Aliens 30th Anniversary: The Original Comics Series
by Mark Verheiden and Mark A. Nelson
Mark Verheiden obviously understood that the inferences made by Dan O’Bannon’s and Ronald Shusett’s original script for Alien would necessarily exceed the genre’s simplistic topoi in a way that – conversely – James Cameron sought to essentially preserve. And to great effect. Aliens is unarguably the franchise’s pièce de résistance. Prometheus leaped boldly in the opposite direction, brandishing a narrative that Ridley Scott had calibrated in such a way as to differentiate the film from Aliens mythology proper – with the result that most of its audience went fucking splenetic over all that undue emphasis on Engineers and shit on the one hand; and the notable absence of the hissing, salivating, acid-pissing xenomorph on the other.
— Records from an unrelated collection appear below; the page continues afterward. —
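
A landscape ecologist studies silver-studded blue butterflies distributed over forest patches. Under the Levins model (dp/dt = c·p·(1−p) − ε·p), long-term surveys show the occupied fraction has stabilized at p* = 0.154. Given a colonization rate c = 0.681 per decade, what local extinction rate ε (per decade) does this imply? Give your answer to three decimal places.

0.576

At equilibrium c(1−p*) = ε.
ε = 0.681 × (1 − 0.154) = 0.681 × 0.8460 = 0.5761.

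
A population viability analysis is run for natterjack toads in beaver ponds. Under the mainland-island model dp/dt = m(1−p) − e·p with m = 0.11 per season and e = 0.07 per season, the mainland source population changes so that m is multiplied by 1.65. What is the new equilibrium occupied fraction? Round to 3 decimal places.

0.722

Before: p* = 0.11/(0.11+0.07) = 0.6111.
After: m = 0.1815, e = 0.07; p* = 0.1815/0.2515 = 0.7217.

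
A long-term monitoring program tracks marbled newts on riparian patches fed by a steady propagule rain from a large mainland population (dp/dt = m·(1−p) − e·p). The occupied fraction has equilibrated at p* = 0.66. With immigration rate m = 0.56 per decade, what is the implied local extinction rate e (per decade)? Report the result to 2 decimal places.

0.29

At equilibrium m(1−p*) = e·p*, so e = m(1−p*)/p*.
e = 0.56 × 0.3400 / 0.66 = 0.2885.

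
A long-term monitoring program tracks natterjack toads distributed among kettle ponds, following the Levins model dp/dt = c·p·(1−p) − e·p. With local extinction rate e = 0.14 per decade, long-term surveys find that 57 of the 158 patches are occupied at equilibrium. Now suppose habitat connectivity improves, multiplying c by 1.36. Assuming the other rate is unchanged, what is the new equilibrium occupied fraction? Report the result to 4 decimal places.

Observed p* = 57/158 = 0.36076.
Balance c(1−p*) = e gives c = e/(1 − 0.36076) = 0.14/0.63924 = 0.21901.
New p* = 1 − e/c = 1 − 0.14000/0.29785 = 0.52996.

0.5300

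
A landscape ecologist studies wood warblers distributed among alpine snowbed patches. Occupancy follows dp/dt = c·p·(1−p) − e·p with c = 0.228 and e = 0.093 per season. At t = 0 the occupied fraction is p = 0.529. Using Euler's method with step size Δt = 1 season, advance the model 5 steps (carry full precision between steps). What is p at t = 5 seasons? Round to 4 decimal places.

Update rule: p ← p + [c·p·(1−p) − e·p]·Δt with Δt = 1.
  1  |  dp/dt·Δt = +0.007611  |  p_1 = 0.536611
  2  |  dp/dt·Δt = +0.006790  |  p_2 = 0.543401
  3  |  dp/dt·Δt = +0.006034  |  p_3 = 0.549435
  4  |  dp/dt·Δt = +0.005345  |  p_4 = 0.554780
  5  |  dp/dt·Δt = +0.004721  |  p_5 = 0.559502

0.5595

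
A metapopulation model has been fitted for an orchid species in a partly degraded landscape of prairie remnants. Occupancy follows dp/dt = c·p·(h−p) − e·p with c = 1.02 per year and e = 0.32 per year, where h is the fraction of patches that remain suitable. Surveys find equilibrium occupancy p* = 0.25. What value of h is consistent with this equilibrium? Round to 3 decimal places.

0.564

At equilibrium c(h−p*) = e, so h = p* + e/c.
h = 0.25 + 0.32/1.02 = 0.25 + 0.3137 = 0.5637.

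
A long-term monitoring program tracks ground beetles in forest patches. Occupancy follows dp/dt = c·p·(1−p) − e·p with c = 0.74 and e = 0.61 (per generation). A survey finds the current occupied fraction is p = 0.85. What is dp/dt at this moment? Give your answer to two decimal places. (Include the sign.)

Colonization term: c·p·(1−p) = 0.74×0.85×0.1500 = 0.09435.
Extinction term: e·p = 0.51850.
dp/dt = 0.09435 − 0.51850 = -0.42415.

-0.42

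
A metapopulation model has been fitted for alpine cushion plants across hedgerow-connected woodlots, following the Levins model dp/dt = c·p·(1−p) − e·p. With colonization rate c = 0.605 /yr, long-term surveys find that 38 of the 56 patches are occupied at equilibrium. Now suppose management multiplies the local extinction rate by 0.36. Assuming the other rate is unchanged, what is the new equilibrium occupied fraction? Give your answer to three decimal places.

0.884

Observed p* = 38/56 = 0.67857.
Balance c(1−p*) = e gives e = 0.605×(1 − 0.67857) = 0.19447.
New p* = 1 − e/c = 1 − 0.07001/0.60500 = 0.88428.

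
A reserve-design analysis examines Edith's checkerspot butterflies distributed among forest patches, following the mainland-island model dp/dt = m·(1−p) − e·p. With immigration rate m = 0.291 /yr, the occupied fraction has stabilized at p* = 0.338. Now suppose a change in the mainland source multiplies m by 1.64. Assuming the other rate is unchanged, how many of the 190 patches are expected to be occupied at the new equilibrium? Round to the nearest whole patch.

87

Balance m(1−p*) = e·p* gives e = m(1−p*)/p* = 0.291×0.66200/0.33800 = 0.56995.
New p* = m/(m+e) = 0.47724/(0.47724+0.56995) = 0.45573.
Expected occupied = 190 × 0.45573 = 86.59 ≈ 87.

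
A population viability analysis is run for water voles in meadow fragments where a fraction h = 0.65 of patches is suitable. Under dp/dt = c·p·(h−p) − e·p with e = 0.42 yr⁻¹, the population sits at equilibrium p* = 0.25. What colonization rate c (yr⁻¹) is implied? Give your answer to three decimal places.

1.050

At equilibrium c(h−p*) = e, so c = e/(h−p*).
c = 0.42/(0.65 − 0.25) = 0.42/0.4000 = 1.0500.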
Verheiden saw the franchise’s vanishing points in much sharper relief long before Prometheus hit the screen, however; and although the series and its two sequels were eventually rendered non-canonical by the arrival of an underwhelming Alien 3 in 1992, Verheiden’s architectonic trounced the approach 20th Century Fox took – if not by the measure of his evident ambition to broaden the franchise’s conceptual scope, then certainly by the commercial success and positive critical reception that proved so elusive to David Fincher’s film. This book is kind of schismatic in that sense. And if you caught wind of what Neill Blomkamp’s blueprint for Alien 5 entailed, there does indeed exist a constituency for which giving the most basic fuck about Alien 3 and Alien Resurrection isn’t a priority at all.